We all know about download managers.

The classic "Browser accelerator" is a cache prefetcher, which grabs content from links that it assumes you may visit - and some claim to learn, so they can be more accurate. ALL are useless if you jump directly via favourites, and may be actually harful in those cases by flushing more useful things from the cache.

This brings us to a more useful idea for those with a small, regular circle of sites - cache managers which replace Internet Explorers random flush strategy (it may have improved since these were first popular) with one based on last access, so your caching focuses on things that are used often.

Final category - DNS lookup caching (or permanent setting) - a bad idea unless your ISP DNS is very slow, as you can run into problems with stale addresses.

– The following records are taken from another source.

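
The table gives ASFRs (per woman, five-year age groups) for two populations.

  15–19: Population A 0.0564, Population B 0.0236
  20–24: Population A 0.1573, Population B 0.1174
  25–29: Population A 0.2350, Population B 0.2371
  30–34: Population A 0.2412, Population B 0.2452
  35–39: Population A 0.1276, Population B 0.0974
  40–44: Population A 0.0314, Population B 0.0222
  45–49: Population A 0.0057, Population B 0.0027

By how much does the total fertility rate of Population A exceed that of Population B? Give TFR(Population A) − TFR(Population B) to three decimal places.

0.545

Population A:
  Sum of ASFRs = 0.0564 + 0.1573 + 0.2350 + 0.2412 + 0.1276 + 0.0314 + 0.0057 = 0.8546
  TFR = 5 × 0.8546 = 4.273
Population B:
  Sum of ASFRs = 0.0236 + 0.1174 + 0.2371 + 0.2452 + 0.0974 + 0.0222 + 0.0027 = 0.7456
  TFR = 5 × 0.7456 = 3.728
Difference = 4.273 − 3.728 = 0.545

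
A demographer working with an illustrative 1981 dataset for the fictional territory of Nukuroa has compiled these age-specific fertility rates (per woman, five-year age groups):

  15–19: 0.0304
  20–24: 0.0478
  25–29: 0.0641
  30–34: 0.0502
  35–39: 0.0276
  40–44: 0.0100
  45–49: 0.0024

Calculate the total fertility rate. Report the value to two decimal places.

Sum of ASFRs = 0.0304 + 0.0478 + 0.0641 + 0.0502 + 0.0276 + 0.0100 + 0.0024 = 0.2325
TFR = 5 × 0.2325 = 1.1625

1.16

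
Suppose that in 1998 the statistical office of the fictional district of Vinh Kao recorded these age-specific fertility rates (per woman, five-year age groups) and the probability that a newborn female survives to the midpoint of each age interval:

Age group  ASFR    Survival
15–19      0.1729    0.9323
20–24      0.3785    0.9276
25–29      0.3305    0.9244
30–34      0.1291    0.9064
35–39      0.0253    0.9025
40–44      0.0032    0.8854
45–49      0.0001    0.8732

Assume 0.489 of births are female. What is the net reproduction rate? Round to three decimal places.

Proportion female at birth = 0.489.
Each age group contributes 5 × ASFR × survival:
  15–19: 5 × 0.1729 × 0.9323 = 0.80597
  20–24: 5 × 0.3785 × 0.9276 = 1.75548
  25–29: 5 × 0.3305 × 0.9244 = 1.52757
  30–34: 5 × 0.1291 × 0.9064 = 0.58508
  35–39: 5 × 0.0253 × 0.9025 = 0.11417
  40–44: 5 × 0.0032 × 0.8854 = 0.01417
  45–49: 5 × 0.0001 × 0.8732 = 0.00044
Sum = 4.80288
NRR = 0.489 × 4.80288 = 2.34861
With NRR above 1 the population is above replacement fertility.

2.349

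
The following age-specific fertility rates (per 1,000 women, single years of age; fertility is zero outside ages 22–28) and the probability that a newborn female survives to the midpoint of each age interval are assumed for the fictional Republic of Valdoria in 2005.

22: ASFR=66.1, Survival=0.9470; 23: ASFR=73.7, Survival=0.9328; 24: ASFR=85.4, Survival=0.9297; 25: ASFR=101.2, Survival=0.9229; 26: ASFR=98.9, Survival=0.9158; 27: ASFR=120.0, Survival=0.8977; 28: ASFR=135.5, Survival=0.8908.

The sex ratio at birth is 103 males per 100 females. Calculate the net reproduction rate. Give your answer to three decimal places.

Proportion female at birth = 100 / (100 + 103) = 0.49261.
Survival-weighted fertility by age (1·fₓ·Sₓ):
  22: 1 × 66.1/1000 × 0.9470 = 0.06260
  23: 1 × 73.7/1000 × 0.9328 = 0.06875
  24: 1 × 85.4/1000 × 0.9297 = 0.07940
  25: 1 × 101.2/1000 × 0.9229 = 0.09340
  26: 1 × 98.9/1000 × 0.9158 = 0.09057
  27: 1 × 120.0/1000 × 0.8977 = 0.10772
  28: 1 × 135.5/1000 × 0.8908 = 0.12070
Sum = 0.62314
NRR = 0.49261 × 0.62314 = 0.30696
With NRR below 1 the population is below replacement fertility.

0.307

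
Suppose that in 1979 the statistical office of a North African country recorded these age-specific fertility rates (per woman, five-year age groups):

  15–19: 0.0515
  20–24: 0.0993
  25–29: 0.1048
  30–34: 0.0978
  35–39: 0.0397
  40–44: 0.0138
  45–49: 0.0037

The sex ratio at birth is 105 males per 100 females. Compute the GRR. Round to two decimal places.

1.00

Proportion female at birth = 100 / (100 + 105) = 0.48780.
Sum of ASFRs = 0.0515 + 0.0993 + 0.1048 + 0.0978 + 0.0397 + 0.0138 + 0.0037 = 0.4106
TFR = 5 × 0.4106 = 2.053
GRR = 0.48780 × 2.053 = 1.00145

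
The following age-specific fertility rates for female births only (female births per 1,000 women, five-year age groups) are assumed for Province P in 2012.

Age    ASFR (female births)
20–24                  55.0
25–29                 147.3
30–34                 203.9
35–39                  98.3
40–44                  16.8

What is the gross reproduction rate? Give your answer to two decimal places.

Sum of female ASFRs = 55.0 + 147.3 + 203.9 + 98.3 + 16.8 = 521.3
GRR = 5 × 521.3 / 1000 = 2.6065

2.61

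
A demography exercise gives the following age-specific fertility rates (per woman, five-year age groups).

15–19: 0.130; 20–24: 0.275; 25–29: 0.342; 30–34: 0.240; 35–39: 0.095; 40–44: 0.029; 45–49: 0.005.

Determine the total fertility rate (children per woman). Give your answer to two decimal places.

5.58

Sum of ASFRs = 0.130 + 0.275 + 0.342 + 0.240 + 0.095 + 0.029 + 0.005 = 1.116
TFR = 5 × 1.116 = 5.58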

And the oldy but goody ... Ad-blockers - but the less you co-operate with the ad-system, especially at sites that deserve support, the sooner you'll be paying for content!
 
IMHO ....call it what you want..."Internet Speed Up" "Dial up boost"....etc, you have a connection speed and no piece of software is going to dramically increase that. I know you can get software to auto or manually tweak the modem settings but in my experience I've found little difference.

The software that gives you the internet page from the cache, that isn't speeding up your internet connection but is in a way speeding up how fast the page loads. There are a couple of sites I visit and they have a ton of stuff on the home page, images, etc. As the home page doesn't change that often, I just look at that page offline, then the page loads almost instantly from the cache.

BTW, I connect at 28K, 32K on a good day, on my 56K dial up. Go a couple of blocks down and they hook up at 52K.....BOO HOO!!!!


I could get 800K wireless broadband for $30 a month but I'll have to save up for the dedicated PCMCIA modem....again...BOO HOO!!!!....lol.

....DreeM :)
 
I am not alone, they are NUTS

Download manager is great as pause/restart. My ISP has slowed but my connection is 115K! ??????????

I use an accelerator but I have NO IDEA if it is working.

My D/Ls are usually 24+K. Occasionally back up to 60K. Don't ask me but that is what the software shows. If I had money to burn DSL would be OK. Then again I do not need to D/L that much. What takes hours would be 15 mins then I woudl go nutso with MORE for no reason.

I guess it is like Viagra. If you think you NEED IT you are looking for trouble.
 
My personal favourite is http://www.dslreports.com/tools - tweak test.

The advice seems to make sense, and the Dr. TCP program lets you apply most tweaks without resorting to registry edit.

You may prefer to evaluate your own trip time figures, based on other advice of either...
1. large size ping - generally using MSS size
2. Ping while under a SINGLE thread download.

Raising RWIN can help on links which are considerably delayed, but actually fast enough and not prone to packet drop, the basic idea being to allow enough data in transit to fill the time it takes to return the first ACK.


Download accelerators?? are also not an instant win... using more threads than you need to saturate the slowest part of the link, be it your modem, or any part of the link between, generally reduces throughput.
On a slow site, you may get a bigger share of the throughput.

As far as browser acceleration, they all tend to rely on cache prefetch, which works only if you go where they expect you to.